If the sportsman’s club member plans to hunt with a rifle and use hollow nose ammunition in a state where this is permitted, he must comply with the provisions of U.S.C.A. 926A and N.J.S.A 26:39-3f (3)(a) and (6)(g), which is consistent with the federal law, in transporting the firearm and ammunition. The firearm should be unloaded and neither the firearm nor the ammunition should be readily accessible from the passenger compartment. If the vehicle does not have a trunk, the firearm and the ammunition should be contained in a locked container other than the glove compartment or the console. 18 U.S.C.A. 926A.
In addition, the sportsman should have a valid hunting license in his possession from the state in which he plans to hunt and should be familiar with that state’s gun laws. N.J.S.A 26:39-3f (3)(a) requires a person hunting in this State to have a valid hunting license in his possession while traveling to or from the hunting area. Hunting with hollow nose ammunition is not permitted in New Jersey. N.J.S.A 23:4-3. Thus, possession of a state license would not indicate destination. In the case of a New Jersey resident traveling to another state to hunt, it logically would follow that the hunting license would be from the state where the hunter is going. Although the federal statute does not require possession of a hunting license, it does require that the person transporting the firearm be going to a state where possession of that object is lawful. A valid hunting licenses from that state effectively supplies the proof.

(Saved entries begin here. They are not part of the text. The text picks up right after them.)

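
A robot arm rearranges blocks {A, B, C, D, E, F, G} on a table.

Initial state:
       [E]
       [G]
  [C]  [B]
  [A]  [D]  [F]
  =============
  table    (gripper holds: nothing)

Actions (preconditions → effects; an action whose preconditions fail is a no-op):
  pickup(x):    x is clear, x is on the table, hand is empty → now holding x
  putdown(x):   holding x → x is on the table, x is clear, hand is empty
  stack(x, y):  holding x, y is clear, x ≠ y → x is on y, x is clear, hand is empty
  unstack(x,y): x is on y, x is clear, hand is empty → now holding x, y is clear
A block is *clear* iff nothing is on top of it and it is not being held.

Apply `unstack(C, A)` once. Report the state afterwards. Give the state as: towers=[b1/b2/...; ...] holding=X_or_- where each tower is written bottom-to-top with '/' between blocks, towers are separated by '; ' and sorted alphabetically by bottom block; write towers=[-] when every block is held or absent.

before: towers=[A/C; D/B/G/E; F] holding=-
pre[unstack(C, A)]: on(C,A) ✓, clear(C) ✓, handempty ✓
all met → apply unstack(C, A)
after:  towers=[A; D/B/G/E; F] holding=C

towers=[A; D/B/G/E; F] holding=C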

These conditions for use and transport of hollow nose ammunition are consistent with the legislative intent to restrict the use of such ammunition to a limited number of people. It is well established that in construing a statute exceptions are to be "strictly but reasonably construed, consistent with the manifest reason and purpose of the law." Service Armament Co. v. Hyland, 70 N.J. 550, 558-559 (1976). The State Supreme Court has "characterized the Gun Control Law as ‘highly purposed and conscientiously designed toward preventing criminal and other unfit elements from acquiring firearms while enabling the fit elements of society to obtain them with minimal burdens.’" Id. at 559.